Tuesday, November 4, 2014

URSP Student Peter Kleine Researches Sports Effects on Societal Issues in D.C.

The project I am currently working on is an oral history project that looks at racial and other societal issues from the Washington D.C. area and how sports have effected these issues. Originally, when I came to college, I had no idea that Sports History was even a field of study. Sophomore year, I took History 341, History of Sports in the United States with Professor Chris Elzey, to meet one of my history degree requirements. After the first class, I knew I was immediately in love with the subject of Sport History. I ended up taking Professor Elzey’s Basketball and the American Experience class the following semester too. After class one day last spring, I asked Professor Elzey what I could do to learn more and stay involved in the topic. Professor Elzey told me about some of his current research he was working on, and suggested applying to OSCAR to do similar types of research. Luckily, I got accepted into OSCAR’s URSP program, and I am working on alongside Dr. Elzey this semester.

Earlier in the semester, I did a lot of background research on the city, and took notes on how it grew, and how the movements in the city. My notes are from eight different books that Professor Elzey and I picked out before the semester began. Since my reading has been done, I, with help of my mentor, created a list of potential candidates to interview. Thus far, the majority of my time has been surfing the web trying to find contact information for people I want to interview. Honestly, this process has been very frustrating for me, as finding contact information of athletes of old high school athletes, to former professional athletes. One of the things that I’ve definitely learned this week, is that following up with people only once is never enough, and that if you really want something,  you need to follow up with people to the point that you wonder whether or not you are being annoying.

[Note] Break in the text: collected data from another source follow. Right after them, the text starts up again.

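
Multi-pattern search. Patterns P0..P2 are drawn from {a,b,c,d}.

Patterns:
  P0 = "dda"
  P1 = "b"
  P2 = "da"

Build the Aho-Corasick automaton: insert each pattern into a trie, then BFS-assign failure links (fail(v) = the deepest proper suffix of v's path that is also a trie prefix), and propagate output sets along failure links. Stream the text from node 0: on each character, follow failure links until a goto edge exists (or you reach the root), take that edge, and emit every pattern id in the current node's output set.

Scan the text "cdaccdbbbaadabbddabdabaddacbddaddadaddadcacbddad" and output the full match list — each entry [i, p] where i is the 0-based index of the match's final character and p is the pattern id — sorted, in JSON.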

I’m not exactly sure what I want to do after I graduate, but education has always been on the table. One of the reasons I wanted the URSP opportunity desperately was because I wanted to be able to tell some of my students about my experiences doing research in college, and would hopefully be able to help them out progress as a student in their years of education. This project is also unique in the sense it helps me work on my communication skills, and possibly may open the door to a career in reporting or in the media in some way.